The energy required to extract, process and manufacture lithium batteries (70% of total lifecycle energy occurs before the vehicle moves) Grid transmission losses (5-8% average, up to 15% in extreme conditions) Battery charging/discharging efficiency losses The dramatic efficiency reductions in adverse conditions (33% range loss in cold weather)

For aircraft and marine applications specifically (which was my focus), the energy density problem (60x worse than jet fuel) creates cascading inefficiencies as you need more battery weight, which requires more energy to move, which requires more batteries, and so on.

Electric cars have different economics than aircraft/boats and can make more sense in certain contexts. But my analysis was specifically about why lithium propulsion for aircraft and marine vessels faces fundamental economic and physics challenges that can't be solved with current technology.

The tires on an electric vehicle wear down about 20% faster because of the load bearing of the battery weight.

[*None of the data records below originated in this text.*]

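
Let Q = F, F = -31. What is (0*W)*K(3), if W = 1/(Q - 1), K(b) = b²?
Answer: 0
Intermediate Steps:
Q = -31
W = -1/32 (W = 1/(-31 - 1) = 1/(-32) = -1/32 ≈ -0.031250)
(0*W)*K(3) = (0*(-1/32))*3² = 0*9 = 0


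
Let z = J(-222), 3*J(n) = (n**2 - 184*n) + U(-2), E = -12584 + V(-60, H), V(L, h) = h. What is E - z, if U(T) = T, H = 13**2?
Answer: -127375/3 ≈ -42458.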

70% of total lifecycle energy occurs before the vehicle moves

that's partially because the operating costs are very low, which is a good thing.

Grid transmission losses

what about the cost of shipping gasoline?

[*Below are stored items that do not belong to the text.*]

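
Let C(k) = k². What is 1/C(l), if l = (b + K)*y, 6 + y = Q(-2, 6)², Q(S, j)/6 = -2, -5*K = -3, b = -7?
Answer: 25/19501056 ≈ 1.2820e-6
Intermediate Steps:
K = ⅗ (K = -⅕*(-3) = ⅗ ≈ 0.60000)
Q(S, j) = -12 (Q(S, j) = 6*(-2) = -12)
y = 138 (y = -6 + (-12)² = -6 + 144 = 138)
l = -4416/5 (l = (-7 + ⅗)*138 = -32/5*138 = -4416/5 ≈ -883.20)
1/C(l) = 1/((-4416/5)²) = 1/(19501056/25) = 25/19501056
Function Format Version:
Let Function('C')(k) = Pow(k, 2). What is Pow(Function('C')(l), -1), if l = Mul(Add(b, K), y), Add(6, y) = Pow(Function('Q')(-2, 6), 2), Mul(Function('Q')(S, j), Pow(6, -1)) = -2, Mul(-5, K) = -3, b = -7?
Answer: Rational(25, 19501056) ≈ 1.2820e-6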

The tires on an electric vehicle[...]

this is part of what leads me to think your entire article is just anti-EV sentiment wrapped in a facade of being about planes, so you can point to the planes when people criticize it. most people here are not arguing that it makes sense to put batteries in planes, they're pointing out the very obvious inaccuracies in basic calculations like the $5/KWh the article leads with. and I also take issue with the un-cited sources (a link to a home page is not a cited source).

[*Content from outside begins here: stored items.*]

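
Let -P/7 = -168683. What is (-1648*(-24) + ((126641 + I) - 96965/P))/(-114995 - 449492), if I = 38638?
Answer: -21987314186/60594138577 ≈ -0.36286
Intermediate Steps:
P = 1180781 (P = -7*(-168683) = 1180781)
(-1648*(-24) + ((126641 + I) - 96965/P))/(-114995 - 449492) = (-1648*(-24) + ((126641 + 38638) - 96965/1180781))/(-114995 - 449492) = (39552 + (165279 - 96965*1/1180781))/(-564487) = (39552 + (165279 - 96965/1180781))*(-1/564487) = (39552 + 195158205934/1180781)*(-1/564487) = (241860456046/1180781)*(-1/564487) = -21987314186/60594138577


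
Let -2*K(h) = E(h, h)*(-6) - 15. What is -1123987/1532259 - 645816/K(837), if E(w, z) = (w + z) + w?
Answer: -665355201545/7702665993 ≈ -86.380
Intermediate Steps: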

I agree that planes are not likely to be electrified in the near future with current tech. Not sure about marine though.

Ships benefit from the square/cube law: square the hull area -> the volume is cubed.

E.g. if you double the size of a ship, the drag increases 4x but it can carry 8x the weight.

So larger ships are more efficient than smaller ones (at carrying containers/bulk/etc at scale).

Here in northern Europe, we already have electrified car carrying ferries etc.

Ocean going vessels will take longer though.